In our hotel room Marlou stares at this morning's room service fruit plate. She gathers a few items from the bathroom. I do the same. She stretches out on the bed. I want to call the bellman and ask for help with packing. Marlou sits up. She goes about the gathering and arranging and packing of things. When is checkout time, she asks? Still 11 a.m., I tell her. Sarcasm has me in its grip.

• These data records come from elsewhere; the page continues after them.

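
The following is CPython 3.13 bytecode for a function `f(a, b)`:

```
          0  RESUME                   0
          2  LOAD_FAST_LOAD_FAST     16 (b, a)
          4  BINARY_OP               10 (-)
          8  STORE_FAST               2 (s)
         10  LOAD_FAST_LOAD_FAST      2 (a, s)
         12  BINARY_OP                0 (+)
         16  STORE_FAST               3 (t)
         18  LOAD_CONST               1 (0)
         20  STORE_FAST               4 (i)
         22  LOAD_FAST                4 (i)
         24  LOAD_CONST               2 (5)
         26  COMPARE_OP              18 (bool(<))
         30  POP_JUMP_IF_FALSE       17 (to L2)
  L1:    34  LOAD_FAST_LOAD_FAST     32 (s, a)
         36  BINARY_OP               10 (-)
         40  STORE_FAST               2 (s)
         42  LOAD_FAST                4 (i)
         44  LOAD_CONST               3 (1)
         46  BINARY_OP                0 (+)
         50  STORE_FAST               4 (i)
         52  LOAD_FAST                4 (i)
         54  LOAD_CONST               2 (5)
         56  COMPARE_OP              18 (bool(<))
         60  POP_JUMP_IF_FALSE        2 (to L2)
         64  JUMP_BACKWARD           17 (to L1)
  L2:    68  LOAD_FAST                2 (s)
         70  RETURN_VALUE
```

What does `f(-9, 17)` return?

71

LOAD_FAST_LOAD_FAST b,a → push 17,-9
BINARY_OP - → 17 - -9 = 26
STORE_FAST s → s=26
LOAD_FAST_LOAD_FAST a,s → push -9,26
BINARY_OP + → -9 + 26 = 17
STORE_FAST t → t=17
LOAD_CONST → push 0
STORE_FAST i → i=0
LOAD_FAST i → push 0
LOAD_CONST → push 5
COMPARE_OP bool(<) → 0 vs 5 = True
POP_JUMP_IF_FALSE → pop True; no jump
LOAD_FAST_LOAD_FAST s,a → push 26,-9
BINARY_OP - → 26 - -9 = 35
STORE_FAST s → s=35
LOAD_FAST i → push 0
LOAD_CONST → push 1
BINARY_OP + → 0 + 1 = 1
STORE_FAST i → i=1
LOAD_FAST i → push 1
LOAD_CONST → push 5
COMPARE_OP bool(<) → 1 vs 5 = True
POP_JUMP_IF_FALSE → pop True; no jump
LOAD_FAST_LOAD_FAST s,a → push 35,-9
BINARY_OP - → 35 - -9 = 44
STORE_FAST s → s=44
LOAD_FAST i → push 1
LOAD_CONST → push 1
BINARY_OP + → 1 + 1 = 2
STORE_FAST i → i=2
LOAD_FAST i → push 2
LOAD_CONST → push 5
COMPARE_OP bool(<) → 2 vs 5 = True
POP_JUMP_IF_FALSE → pop True; no jump
LOAD_FAST_LOAD_FAST s,a → push 44,-9
BINARY_OP - → 44 - -9 = 53
STORE_FAST s → s=53
LOAD_FAST i → push 2
LOAD_CONST → push 1
BINARY_OP + → 2 + 1 = 3
STORE_FAST i → i=3
LOAD_FAST i → push 3
LOAD_CONST → push 5
COMPARE_OP bool(<) → 3 vs 5 = True
POP_JUMP_IF_FALSE → pop True; no jump
LOAD_FAST_LOAD_FAST s,a → push 53,-9
BINARY_OP - → 53 - -9 = 62
STORE_FAST s → s=62
LOAD_FAST i → push 3
LOAD_CONST → push 1
BINARY_OP + → 3 + 1 = 4
STORE_FAST i → i=4
LOAD_FAST i → push 4
LOAD_CONST → push 5
COMPARE_OP bool(<) → 4 vs 5 = True
POP_JUMP_IF_FALSE → pop True; no jump
LOAD_FAST_LOAD_FAST s,a → push 62,-9
BINARY_OP - → 62 - -9 = 71
STORE_FAST s → s=71
LOAD_FAST i → push 4
LOAD_CONST → push 1
BINARY_OP + → 4 + 1 = 5
STORE_FAST i → i=5
LOAD_FAST i → push 5
LOAD_CONST → push 5
COMPARE_OP bool(<) → 5 vs 5 = False
POP_JUMP_IF_FALSE → pop False; jump
LOAD_FAST s → push 71
RETURN_VALUE → return 71.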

Marlou does not want to go home. She wants to go to a healing service at Menlo Park's Episcopal church. I am very tired, but one doesn't argue with such requests. Before I know it, I am parked and sitting in a redwood chapel, and the English rector is asking if I want to take part. No, I tell her, and there is no time for explaining. I try to smile as warmly as I can. This woman has come to our home, talked to Marlou in privacy, and the least we can do is turn up here, it seems. I watch the ceremony. The Eucharist, I learn, is not a church object, but the communion ceremony. I want to ask the British minister about the article. After all, it's not 'the Christmas' or 'the lent,' so why is it 'the Eucharist?' But this is no time for questions, and all I can do is thank her. Marlou is not a churchgoer, and now she is here in this woman's chapel, and she is welcome. And she is dying.
Marlou enters our apartment, eyeballs the scene and pronounces the new carpet too light. She had thought it would go better with the furniture. She falls heavily asleep on her bed. The hospice nurse phones to announce she is on her way. Within the hour, she is at Marlou's bedside, getting her patient under the sheets, pasting stickers with the hospice number on every phone she can find. She is Irish, miniature and voluble. I can tell her narrative is driving Marlou nuts. By the end of the afternoon, another nurse, a trainee, has joined her. Also, a social worker. Everyone is trying to get the lay of the medical land, sense the psychological environment. And chat. Marlou is not a chatter even when she is well. I lie beside her on the bed. You have to get these people out of here, she tells me. I assure her they will be gone soon. This is a lie, but it will do.
Marlou can barely speak. One side of her face is losing feeling, she says. Also one arm. A leg is weakening. Can you feel in this one, I ask, stroking the arm nearest to me? Yes. There is nothing to do now but lightly rub Marlou's forearm. I know that human limbs can lose feeling. My left hand, the only one that moves, hasn't registered tactile reality for more than 40 years. But I can feel the warmth of Marlou's skin. A soft womanly glow passes from her to me. It has been passing for years, and I have barely considered it. Now, it is all there is and seems to have always been, everything to me. Marlou and her hypersensitivity and her quality of heart and now, yes, her anger and always her unflinching sincerity, all this is now emerging from her right wrist.
I lean toward her, a major neuromuscular event, getting my torso on its side so that I can rest my cheek on her palm. Marlou's hand on the side of my head sends me into the usual swoon. In these moments, I am utterly secure, loved and nearly amniotic. People are arriving soon. The next day will bring more nurses, friends have announced their visits and Marlou's parents will spend no more than a few days in their Oahu home before boarding the next plane for San Francisco. My brother and sister, families in tow, will arrive next. I can see at all, Gianni Schicchi with a house full of wailing, but no one laughing and no Puccini. I can take it. What I cannot take, at least not now, is the certainty that this very hand beneath my head will soon grow cold.